Kearney C, Zhao Z, Bruet B J F, Radovitzky R, Boyce M C, Ortiz C
Department of Mechanical Engineering, Massachusetts Institute of Technology, 77 Massachusetts Avenue, Cambridge, Massachusetts 02139, USA.
Phys Rev Lett. 2006 Jun 30;96(25):255505. doi: 10.1103/PhysRevLett.96.255505.

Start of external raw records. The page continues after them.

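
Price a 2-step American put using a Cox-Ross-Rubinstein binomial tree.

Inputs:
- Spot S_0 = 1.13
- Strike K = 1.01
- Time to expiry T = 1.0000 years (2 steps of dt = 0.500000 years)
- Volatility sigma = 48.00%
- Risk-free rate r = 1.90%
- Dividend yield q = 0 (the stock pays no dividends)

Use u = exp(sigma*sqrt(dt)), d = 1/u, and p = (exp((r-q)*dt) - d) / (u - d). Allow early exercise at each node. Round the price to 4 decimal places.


dt = T/N = 0.500000
u = exp(sigma*sqrt(dt)) = 1.404121; d = 1/u = 0.712189
p = (exp((r-q)*dt) - d) / (u - d) = 0.429748
Discount per step: exp(-r*dt) = 0.990545
Stock lattice S(k, i) with i counting down-moves:
  k=0: S(0,0) = 1.1300
  k=1: S(1,0) = 1.5867; S(1,1) = 0.8048
  k=2: S(2,0) = 2.2279; S(2,1) = 1.1300; S(2,2) = 0.5732
Terminal payoffs V(N, i) = max(K - S_T, 0):
  V(2,0) = 0.000000; V(2,1) = 0.000000; V(2,2) = 0.436848
Backward induction: V(k, i) = exp(-r*dt) * [p * V(k+1, i) + (1-p) * V(k+1, i+1)]; then take max(V_cont, immediate exercise) for American.
  V(1,0) = exp(-r*dt) * [p*0.000000 + (1-p)*0.000000] = 0.000000; exercise = 0.000000; V(1,0) = max -> 0.000000
  V(1,1) = exp(-r*dt) * [p*0.000000 + (1-p)*0.436848] = 0.246758; exercise = 0.205226; V(1,1) = max -> 0.246758
  V(0,0) = exp(-r*dt) * [p*0.000000 + (1-p)*0.246758] = 0.139384; exercise = 0.000000; V(0,0) = max -> 0.139384

Answer: Price = V(0,0) = 0.1394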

The nanoscale anisotropic elastic-plastic behavior of single-crystal aragonite is studied using nanoindentation and tapping mode atomic force microscopy imaging. Force-depth curves coaxial to the axis exhibited load plateaus indicative of dislocation nucleation events. Plasticity on distinct slip systems was evident in residual topographic impressions where four pileup lobes were present after indentation with a conospherical probe and distinct, protruding slip bands were present after indentation with a Berkovich pyramidal probe. A finite element crystal plasticity model revealed the governing roles of the {110}<001>slip system family, as well as the (100)[010], (100)[001], (010)[100], (010)[001], (001)[100] and (001)[010] systems.
利用纳米压痕和轻敲模式原子力显微镜成像技术研究了单晶文石的纳米级各向异性弹塑性行为。与轴同轴的力-深度曲线显示出指示位错成核事件的载荷平台。在用球冠形探针压痕后出现四个堆积瓣的残余地形印记中,以及在用贝氏金字塔形探针压痕后出现明显的突出滑移带的情况下,不同滑移系上的塑性是明显的。有限元晶体塑性模型揭示了{110}<001>滑移系族以及(100)[010]、(100)[001]、(010)[100]、(010)[001]、(001)[100]和(001)[010]系的主导作用。